Le mégalithisme est aussi associé à une architecture domestique avec des maisons rectangulaires ou à double abside qui impliquent la manipulation de très grands blocs. On en trouve au Liban à Menjez, dans le sud de la Syrie à Qarassa et à Sharaya et au nord de la Jordanie à Jebel Mutawwaq. La plupart de ces maisons mégalithiques forment des hameaux ou des gros villages et sont associées à des nécropoles de tombes mégalithiques. Leur installation est liée à la présence de ressources exploitables (zones arboricoles et de pâturage, mines de silex, de lapis lazuli ou de sel) mais aussi à l’accès à de grandes dalles pour la construction des tombeaux et parfois des habitats. Les sociétés à mégalithes profitent de ces ressources pour s’enrichir en les échangeant avec les cités-États, de petits royaumes indépendants.
Dans les années 1940, les pères jésuites ont découvert une centaine de monuments mégalithiques dans plusieurs villages du Akkar qui en ont conservé des vestiges. Les monuments restants – en excellent état de conservation – sont construits à l’aide de gros blocs de basalte, abondants dans cette partie du Liban.
À Menjez, les chambres sont circulaires, semi-circulaires ou quadrangulaires, avec un système de couverture en encorbellement. Certains monuments sont entourés par un enclos funéraire. Leur disposition topographique est sur un replat, une pente ou une rupture de pente. Dans les tombes mégalithiques levantines, les défunts étaient déposés directement contre le sol, sans préparation particulière, accompagnés de bijoux, d’objets précieux et d’offrandes.
Le mobilier archéologique associé aux mégalithes de Menjez provient essentiellement des fouilles effectuées par le père Tallon dès la fin des années 1950 et ce jusqu’en 1969. La céramique constitue la grande majorité du mobilier. Elle témoigne d’une phase de construction des dolmens qui a commencé à la fin du Chalcolithique (4500-3500 av. J.-C.) et au début du Bronze ancien I (3500-3100 av J.-C.). Puis ce phénomène s’essouffle au Bronze ancien III (2700-2500 av J.-C.), comme dans la plupart des nécropoles du Proche-Orient. Les tombes ont été largement réoccupées au Bronze moyen et à la période romaine. Très fragmentée, cette vaisselle en terre cuite modelée est constituée de récipients culinaires de petites dimensions (coupes, bols, plats, petits vases de stockage, etc.), comme d’ordinaire en milieu funéraire. Quelques tombes ont livré des parures comme des bracelets en obsidienne, mais surtout des perles de roches diverses, parfois de provenance lointaine (cornaline, jaspe rouge, cristal de roche, stéatite, etc.), des sceaux-cylindres, des cachets et du matériel lithique.

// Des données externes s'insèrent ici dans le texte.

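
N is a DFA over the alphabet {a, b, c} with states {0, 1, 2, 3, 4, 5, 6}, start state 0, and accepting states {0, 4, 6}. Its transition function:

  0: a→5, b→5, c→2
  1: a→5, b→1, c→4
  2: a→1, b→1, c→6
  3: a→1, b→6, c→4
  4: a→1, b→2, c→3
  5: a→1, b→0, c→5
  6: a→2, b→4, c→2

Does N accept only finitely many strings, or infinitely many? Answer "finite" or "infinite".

State 1 is reachable from the start and can reach an accepting state, and it lies on the cycle 1 → 1.
Traversing that cycle any number of times yields accepted strings of unbounded length, so the language is infinite.

infinite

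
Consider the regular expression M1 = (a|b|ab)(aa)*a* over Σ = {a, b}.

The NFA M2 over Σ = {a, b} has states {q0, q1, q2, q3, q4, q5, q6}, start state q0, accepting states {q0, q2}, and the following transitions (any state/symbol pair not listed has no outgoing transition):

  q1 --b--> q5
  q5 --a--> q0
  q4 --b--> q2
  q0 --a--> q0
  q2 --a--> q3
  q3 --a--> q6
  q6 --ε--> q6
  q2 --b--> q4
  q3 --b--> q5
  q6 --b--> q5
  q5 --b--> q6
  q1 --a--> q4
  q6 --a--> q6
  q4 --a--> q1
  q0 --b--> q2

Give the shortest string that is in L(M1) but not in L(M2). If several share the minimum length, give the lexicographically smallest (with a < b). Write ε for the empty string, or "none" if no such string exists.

ba

The string ba is accepted by M1 but not by M2.
No shorter string lies in the difference, and ba is the lexicographically first length-2 string in L(M1) \ L(M2).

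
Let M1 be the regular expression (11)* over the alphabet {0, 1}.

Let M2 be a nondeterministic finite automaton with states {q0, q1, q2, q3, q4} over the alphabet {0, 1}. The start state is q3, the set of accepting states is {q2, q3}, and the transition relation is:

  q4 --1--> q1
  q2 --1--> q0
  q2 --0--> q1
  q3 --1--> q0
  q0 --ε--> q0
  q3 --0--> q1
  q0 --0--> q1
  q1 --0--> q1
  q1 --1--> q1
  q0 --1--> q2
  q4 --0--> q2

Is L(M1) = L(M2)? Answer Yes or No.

Yes

Converting the expression M1 to a DFA (subset construction, then merging equivalent states) gives the minimal DFA with states {r0, r1, r2}, start state r0, accepting states {r0} and transitions r0: 0→r1, 1→r2; r1: 0→r1, 1→r1; r2: 0→r1, 1→r0.
Exploring the product automaton M1 × M2 from the start pair (r0, q3), following both machines on each input symbol, reaches 4 state pairs: (r0, q3), (r1, q1), (r2, q0), (r0, q2).
M1 accepts in {r0} and M2 accepts in {q2, q3}. In every reachable pair the two components are either both accepting — (r0, q3), (r0, q2) — or both non-accepting, so no string is accepted by exactly one of the machines: L(M1) \ L(M2) and L(M2) \ L(M1) are both empty.
Hence every string is accepted by M1 iff it is accepted by M2, and the two languages coincide.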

Dans le dolmen de Kroum Metowmeh, à Menjez, les bâtisseurs ont soigneusement disposé en face du couloir qui mène à la chambre, un bloc orné d’un épais serpent dont la tête plonge vers le sol. Une fissure naturelle de la roche évoque la langue du serpent. À l’extérieur de ce dolmen, au sol, c’est un pictogramme de serpent lové qui a été dessiné sur une pierre. Pour l’édifice allongé de Qana Maabour, le même scénario de serpents en bas-relief sur des dalles plantées se répète, de même que dans le mur externe de l’édifice se trouve un bloc avec un serpent lové, surmonté d’une ligne ondulante qui schématise un serpent. Les hommes et les femmes de Menjez vouaient une attention toute particulière à cet animal. Si on peut y voir un symbole protecteur pour les défunts, c’est aussi l’image de la transformation, du passage entre le monde extérieur et le monde souterrain.